We had the great pleasure to spend a day at Thunderhill Raceway Park with the Golden Gate Lotus Club.  We drove 9 hours from Portland, OR to Willows, CA with our prototype turbocharged Lotus Elise in tow.  The goal of the trip was to test our products at elevated temperatures and at racing driving conditions.

We participated in six 20 minute sessions throughout the day, for a total of 2 hours of high-speed driving.  We were running our Stage 2 GT2860RS turbocharger kit that was making 300Hp at the wheels. We are also using the stock engine, transmission, and clutch. Ambient temperatures for the day topped 100 degrees F and this definitely had an effect on the vehicle. The car was not babied either.  Shifting was always done at or near 8,500 RPM, and the engine spent most of the track above 5,000 RPM.  The added low-end torque of the turbocharger did help to pull the car out of the occasional botched turn without the need to downshift.  The stock radiator was working hard, but successfully held the coolant temp at no hotter than 205F. Intake air temperatures did climb, but ignition timing was automatically reduced to account for the hotter air. This reduces power, but also keeps the engine safe by preventing knock. Even in these extreme conditions, driveability of the car remained perfect.  The power delivery was instantaneous, but  always smooth and very controllable. The GT2860 is definitely a very good match for the Toyota 1.8L.

At the mid day lunch break, we removed the rear clamshell for a full inspection.  Heat is a constant menace to the engine bay and we have been experimenting with different solutions. First off, we added a duct that directs fresh air from the driver-side intake vent directly to the underside of the intercooler, where an electric fan then forces it through the intercooler and out the rear deck lid. We also created an air dam to prevent hot air from the turbocharger from entering the suction zone of the electric intercooler fan. These solutions seemed to work very well, as the intercooler was not becoming heat soaked and consistently cooled the charge air by about 30 to 40 degrees. We were also experimenting with ceramic coatings. Out exhaust manifold, turbocharger, and downpipe were all treated with a thermal barrier coating designed to reduce the radiated heat. We made improvements to our stainless steel exhaust manifold heat shields and were testing those as well.

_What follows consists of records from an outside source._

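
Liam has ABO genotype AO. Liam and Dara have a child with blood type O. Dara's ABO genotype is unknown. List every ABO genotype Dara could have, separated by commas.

For each candidate genotype of Dara, check whether crossing it with AO can produce every observed child phenotype.
  AA → possible child types {A} ✗
  AB → possible child types {A, B, AB} ✗
  AO → possible child types {O, A} ✓
  BB → possible child types {B, AB} ✗
  BO → possible child types {O, A, B, AB} ✓
  OO → possible child types {O, A} ✓

AO, BO, OO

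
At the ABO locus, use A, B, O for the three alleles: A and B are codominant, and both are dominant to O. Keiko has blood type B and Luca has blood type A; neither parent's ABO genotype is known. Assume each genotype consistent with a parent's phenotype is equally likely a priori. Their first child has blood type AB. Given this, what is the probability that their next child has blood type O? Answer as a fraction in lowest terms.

Possible genotypes: Keiko ∈ {BB, BO}; Luca ∈ {AA, AO}.
Weight each parental genotype pair by prior × P(type-AB child):
  BB × AA: posterior weight 4/9; P(next child type O) = 0.
  BB × AO: posterior weight 2/9; P(next child type O) = 0.
  BO × AA: posterior weight 2/9; P(next child type O) = 0.
  BO × AO: posterior weight 1/9; P(next child type O) = 1/4.
Weighted sum = 1/36.

1/36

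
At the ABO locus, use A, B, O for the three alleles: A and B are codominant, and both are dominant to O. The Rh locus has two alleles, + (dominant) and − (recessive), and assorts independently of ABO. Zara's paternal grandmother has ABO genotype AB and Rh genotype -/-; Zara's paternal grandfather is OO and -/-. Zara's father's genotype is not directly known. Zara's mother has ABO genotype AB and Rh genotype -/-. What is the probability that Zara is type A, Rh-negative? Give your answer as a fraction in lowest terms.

Zara's father's ABO genotype from AB × OO: 1/2 AO, 1/2 BO.
Crossing each possibility with the mother AB and summing P(type A): 1/2·1/2 + 1/2·1/4 = 3/8.
Similarly for Rh via the father's Rh distribution: P(Rh-) = 1.
Independent loci: 3/8 × 1 = 3/8.

3/8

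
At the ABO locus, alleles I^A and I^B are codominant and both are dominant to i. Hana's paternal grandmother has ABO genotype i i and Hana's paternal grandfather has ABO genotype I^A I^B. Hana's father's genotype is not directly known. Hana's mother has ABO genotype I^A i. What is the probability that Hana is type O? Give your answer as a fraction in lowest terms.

1/4

Hana's father's ABO genotype from i i × I^A I^B: 1/2 I^A i, 1/2 I^B i.
Crossing each possibility with the mother I^A i and summing P(type O): 1/2·1/4 + 1/2·1/4 = 1/4.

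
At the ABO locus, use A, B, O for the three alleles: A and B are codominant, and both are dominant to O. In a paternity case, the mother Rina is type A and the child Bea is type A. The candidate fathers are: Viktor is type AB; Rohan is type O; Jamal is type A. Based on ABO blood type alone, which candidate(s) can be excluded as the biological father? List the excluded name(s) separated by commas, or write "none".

A candidate is excluded only if no genotype consistent with his phenotype could produce a type A child with a type A mother.
Every candidate has at least one consistent genotype combination, so none can be excluded.

none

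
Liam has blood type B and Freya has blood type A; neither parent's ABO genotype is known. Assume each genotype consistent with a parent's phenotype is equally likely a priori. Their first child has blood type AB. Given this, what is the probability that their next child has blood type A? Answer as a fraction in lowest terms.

Possible genotypes: Liam ∈ {I^B I^B, I^B i}; Freya ∈ {I^A I^A, I^A i}.
Weight each parental genotype pair by prior × P(type-AB child):
  I^B I^B × I^A I^A: posterior weight 4/9; P(next child type A) = 0.
  I^B I^B × I^A i: posterior weight 2/9; P(next child type A) = 0.
  I^B i × I^A I^A: posterior weight 2/9; P(next child type A) = 1/2.
  I^B i × I^A i: posterior weight 1/9; P(next child type A) = 1/4.
Weighted sum = 5/36.

5/36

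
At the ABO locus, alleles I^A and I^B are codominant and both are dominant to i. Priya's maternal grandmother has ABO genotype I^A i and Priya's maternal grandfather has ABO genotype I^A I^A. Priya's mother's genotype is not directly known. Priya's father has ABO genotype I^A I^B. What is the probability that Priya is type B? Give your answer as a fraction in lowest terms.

Priya's mother's ABO genotype from I^A i × I^A I^A: 1/2 I^A I^A, 1/2 I^A i.
Crossing each possibility with the father I^A I^B and summing P(type B): 1/2·0 + 1/2·1/4 = 1/8.

1/8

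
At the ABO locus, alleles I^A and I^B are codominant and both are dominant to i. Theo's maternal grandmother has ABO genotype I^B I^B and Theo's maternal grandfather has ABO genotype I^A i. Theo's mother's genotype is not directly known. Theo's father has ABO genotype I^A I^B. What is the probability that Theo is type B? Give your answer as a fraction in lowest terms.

3/8

Theo's mother's ABO genotype from I^B I^B × I^A i: 1/2 I^A I^B, 1/2 I^B i.
Crossing each possibility with the father I^A I^B and summing P(type B): 1/2·1/4 + 1/2·1/2 = 3/8.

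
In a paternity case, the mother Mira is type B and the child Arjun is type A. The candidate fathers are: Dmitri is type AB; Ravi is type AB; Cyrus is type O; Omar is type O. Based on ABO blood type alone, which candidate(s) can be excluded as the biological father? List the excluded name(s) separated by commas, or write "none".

Cyrus, Omar

A candidate is excluded only if no genotype consistent with his phenotype could produce a type A child with a type B mother.
Cyrus (type O): no genotype consistent with that phenotype can produce a type-A child with a type-B mother.
Omar (type O): no genotype consistent with that phenotype can produce a type-A child with a type-B mother.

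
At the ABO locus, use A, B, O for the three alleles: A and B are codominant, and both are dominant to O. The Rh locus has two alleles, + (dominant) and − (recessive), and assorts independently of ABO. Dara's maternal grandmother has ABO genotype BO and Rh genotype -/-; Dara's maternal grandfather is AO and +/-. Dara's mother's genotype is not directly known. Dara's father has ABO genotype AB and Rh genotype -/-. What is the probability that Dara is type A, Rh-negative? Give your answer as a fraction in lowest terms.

Dara's mother's ABO genotype from BO × AO: 1/4 AB, 1/4 AO, 1/4 BO, 1/4 OO.
Crossing each possibility with the father AB and summing P(type A): 1/4·1/4 + 1/4·1/2 + 1/4·1/4 + 1/4·1/2 = 3/8.
Similarly for Rh via the mother's Rh distribution: P(Rh-) = 3/4.
Independent loci: 3/8 × 3/4 = 9/32.

9/32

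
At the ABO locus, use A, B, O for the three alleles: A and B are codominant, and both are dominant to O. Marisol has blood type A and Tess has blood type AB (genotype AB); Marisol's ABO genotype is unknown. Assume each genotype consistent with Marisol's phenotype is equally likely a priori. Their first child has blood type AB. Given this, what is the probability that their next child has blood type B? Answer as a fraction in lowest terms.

1/12

Possible genotypes: Marisol ∈ {AA, AO}; Tess ∈ {AB}.
Weight each parental genotype pair by prior × P(type-AB child):
  AA × AB: posterior weight 2/3; P(next child type B) = 0.
  AO × AB: posterior weight 1/3; P(next child type B) = 1/4.
Weighted sum = 1/12.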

During the mid-day inspection, we were pleased to see no physical damage from the heat.  All components were intact and functioning just fine. But just because nothing broke, doesnt mean that we aren't going to make any improvements. We are currently exploring other heat management devices that can control the heat even more than what we have already. Keeping the heat trapped in the exhaust system not only lowers under-hood temps, but also improves spool-up of the turbocharger.

At the end of the day, I did get the pleasure to ride shotgun with a much more experienced driver in his '05 Elise.  Robert S. had no mercy on his vehicle and was able to push it around the track at an unbelievable rate.  We look forward to the day when we let an experienced driver like Robert track our turbocharged Elise and push it to its full potential.

Thank you to the Golden Gate Lotus Club for holding the event and running it in a relaxed and open format. It was a fun day, and we look forward to doing it again.